Despite the feeling, however, work continues. I will be back in the classroom for all four of my classes today; three will continue to discuss concerns supporting the infographic I wrote of yesterday and managed to compile. (The result is here.) I also compiled my report of student surveys (here), which I will be using in some ways to adjust my classroom practices a bit more. One class will be turning in a paper, which means I will have four classes' materials to assess--but I have only myself to blame for the pile-up. I have had three of the stacks of grading to do since last Friday, and I have not seen to them. I supposed I shall need to attend to that particular task--and, given the relative brevity of the assignments facing me, as well as the fact that one class is quite small and another has a low assignment submission rate, I know the grading will go reasonably quickly. The task still reads to me as perhaps the least pleasant I face in my line of work. I still do it, however, if perhaps differently than others, as I note elsewhere. (That I have been busy with writing in other places should be obvious.)

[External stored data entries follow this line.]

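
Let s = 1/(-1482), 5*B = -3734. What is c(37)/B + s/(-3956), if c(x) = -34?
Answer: 498339187/10945832664 ≈ 0.045528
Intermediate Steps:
B = -3734/5 (B = (⅕)*(-3734) = -3734/5 ≈ -746.80)
s = -1/1482 ≈ -0.00067476
c(37)/B + s/(-3956) = -34/(-3734/5) - 1/1482/(-3956) = -34*(-5/3734) - 1/1482*(-1/3956) = 85/1867 + 1/5862792 = 498339187/10945832664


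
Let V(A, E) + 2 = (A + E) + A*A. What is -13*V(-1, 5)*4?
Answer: -156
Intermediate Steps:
V(A, E) = -2 + A + E + A**2 (V(A, E) = -2 + ((A + E) + A*A) = -2 + ((A + E) + A**2) = -2 + (A + E + A**2) = -2 + A + E + A**2)
-13*V(-1, 5)*4 = -13*(-2 - 1 + 5 + (-1)**2)*4 = -13*(-2 - 1 + 5 + 1)*4 = -13*3*4 = -39*4 = -156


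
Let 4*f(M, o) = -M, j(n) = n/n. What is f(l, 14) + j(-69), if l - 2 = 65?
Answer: -63/4 ≈ -15.750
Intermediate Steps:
j(n) = 1
l = 67 (l = 2 + 65 = 67)
f(M, o) = -M/4 (f(M, o) = (-M)/4 = -M/4)
f(l, 14) + j(-69) = -1/4*67 + 1 = -67/4 + 1 = -63/4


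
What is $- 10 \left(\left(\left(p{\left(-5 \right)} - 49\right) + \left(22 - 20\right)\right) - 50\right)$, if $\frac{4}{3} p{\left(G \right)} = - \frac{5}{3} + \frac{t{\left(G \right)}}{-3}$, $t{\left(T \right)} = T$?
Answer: $970$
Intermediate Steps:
$p{\left(G \right)} = - \frac{5}{4} - \frac{G}{4}$ ($p{\left(G \right)} = \frac{3 \left(- \frac{5}{3} + \frac{G}{-3}\right)}{4} = \frac{3 \left(\left(-5\right) \frac{1}{3} + G \left(- \frac{1}{3}\right)\right)}{4} = \frac{3 \left(- \frac{5}{3} - \frac{G}{3}\right)}{4} = - \frac{5}{4} - \frac{G}{4}$)
$- 10 \left(\left(\left(p{\left(-5 \right)} - 49\right) + \left(22 - 20\right)\right) - 50\right) = - 10 \left(\left(\left(\left(- \frac{5}{4} - - \frac{5}{4}\right) - 49\right) + \left(22 - 20\right)\right) - 50\right) = - 10 \left(\left(\left(\left(- \frac{5}{4} + \frac{5}{4}\right) - 49\right) + \left(22 - 20\right)\right) - 50\right) = - 10 \left(\left(\left(0 - 49\right) + 2\right) - 50\right) = - 10 \left(\left(-49 + 2\right) - 50\right) = - 10 \left(-47 - 50\right) = \left(-10\right) \left(-97\right) = 970$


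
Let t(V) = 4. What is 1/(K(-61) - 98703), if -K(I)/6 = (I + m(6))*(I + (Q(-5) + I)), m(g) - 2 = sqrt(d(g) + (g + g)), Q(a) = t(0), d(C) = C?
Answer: -46825/6574734291 - 236*sqrt(2)/2191578097 ≈ -7.2742e-6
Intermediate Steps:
Q(a) = 4
m(g) = 2 + sqrt(3)*sqrt(g) (m(g) = 2 + sqrt(g + (g + g)) = 2 + sqrt(g + 2*g) = 2 + sqrt(3*g) = 2 + sqrt(3)*sqrt(g))
K(I) = -6*(4 + 2*I)*(2 + I + 3*sqrt(2)) (K(I) = -6*(I + (2 + sqrt(3)*sqrt(6)))*(I + (4 + I)) = -6*(I + (2 + 3*sqrt(2)))*(4 + 2*I) = -6*(2 + I + 3*sqrt(2))*(4 + 2*I) = -6*(4 + 2*I)*(2 + I + 3*sqrt(2)))
1/(K(-61) - 98703) = 1/((-48 - 72*sqrt(2) - 48*(-61) - 12*(-61)**2 - 36*(-61)*sqrt(2)) - 98703) = 1/((-48 - 72*sqrt(2) + 2928 - 12*3721 + 2196*sqrt(2)) - 98703) = 1/((-48 - 72*sqrt(2) + 2928 - 44652 + 2196*sqrt(2)) - 98703) = 1/((-41772 + 2124*sqrt(2)) - 98703) = 1/(-140475 + 2124*sqrt(2))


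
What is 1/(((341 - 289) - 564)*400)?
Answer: -1/204800 ≈ -4.8828e-6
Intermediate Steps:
1/(((341 - 289) - 564)*400) = (1/400)/(52 - 564) = (1/400)/(-512) = -1/512*1/400 = -1/204800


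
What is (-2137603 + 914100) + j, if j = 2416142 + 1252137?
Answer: 2444776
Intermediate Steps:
j = 3668279
(-2137603 + 914100) + j = (-2137603 + 914100) + 3668279 = -1223503 + 3668279 = 2444776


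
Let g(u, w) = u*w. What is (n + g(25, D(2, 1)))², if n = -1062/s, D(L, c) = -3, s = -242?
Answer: 72999936/14641 ≈ 4986.0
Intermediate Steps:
n = 531/121 (n = -1062/(-242) = -1062*(-1/242) = 531/121 ≈ 4.3884)
(n + g(25, D(2, 1)))² = (531/121 + 25*(-3))² = (531/121 - 75)² = (-8544/121)² = 72999936/14641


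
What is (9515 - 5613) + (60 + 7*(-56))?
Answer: 3570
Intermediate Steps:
(9515 - 5613) + (60 + 7*(-56)) = 3902 + (60 - 392) = 3902 - 332 = 3570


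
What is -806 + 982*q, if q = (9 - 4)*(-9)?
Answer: -44996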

Other matters also command my attention, as they always do. I shall see to them in some way or another; I have no other real choice, especially if I want to continue to at least try to provide a good and useful model of behavior to Ms. 8--who remains happy and energetic, learning more words daily and growing ever more emphatically herself; she has always had a decided personality, and it is becoming more pronounced by the day if not by the waking hour. It seems a good personality, though (for the most part; we all have less pleasant parts of our personae), and I am glad to see it emerge in abundance; it will serve her well in years to come, so long as she has decent models of conduct to follow.

Tuesday, March 1, 2016

20160301.0742

I am aware that it is later than I usually write in this webspace. Part of it is that I overslept; I missed when I went to push the snooze button and turned off my alarm altogether, and I evidently need more rest than I have gotten. Part, though, is that I just got back to Sherwood Cottage from my polling place; I voted, and if you have not, you should, too. (How I voted is none of your damned business.) There was a bit of a snag as I did so, admittedly; the polling workers had forgotten some changes to the voting rules in Oklahoma. I think I was the first one to come to them under those rules; it was an honest flub, easily addressed, and no harm done. So I have my sticker, and one of the things that I had meant to do today is removed from the list of things that I need to do.

There are others, of course, since work continues. I am in the midst of preparing a sample infographic portfolio for my students, addressing an assignment new to the regular sequence expected for the classes I am teaching in my primary position. It is not a thing I have done before, so I am having a bit of a struggle with it, but I am moving through it well enough. Whether my students will fare similarly is unclear to me; they are purportedly digital natives, but I have seen that many of them are...less adept in a number of computing principles and techniques than even I, a humanities scholar taught on the trailing edge of "traditional" schooling, am. But it is a useful exercise, one that helps me to anticipate problems the students will have as well as to develop and demonstrate my own proficiency in producing documents of various sorts.

In addition, I should probably see about drafting a sample annotated bibliography for my students in another class, although that exercise will go more easily for me, given how familiar I am with the task. No freelance order is as yet waiting for me (although I would not be surprised to see one come in today; such things happen, and I am glad that they do, since I make a fair bit of money on it), so I have some time to attend to other things, and I have some other writing that needs catching up on. I am looking forward to getting things done, and maybe there will be some helpful election returns to see later on in the day.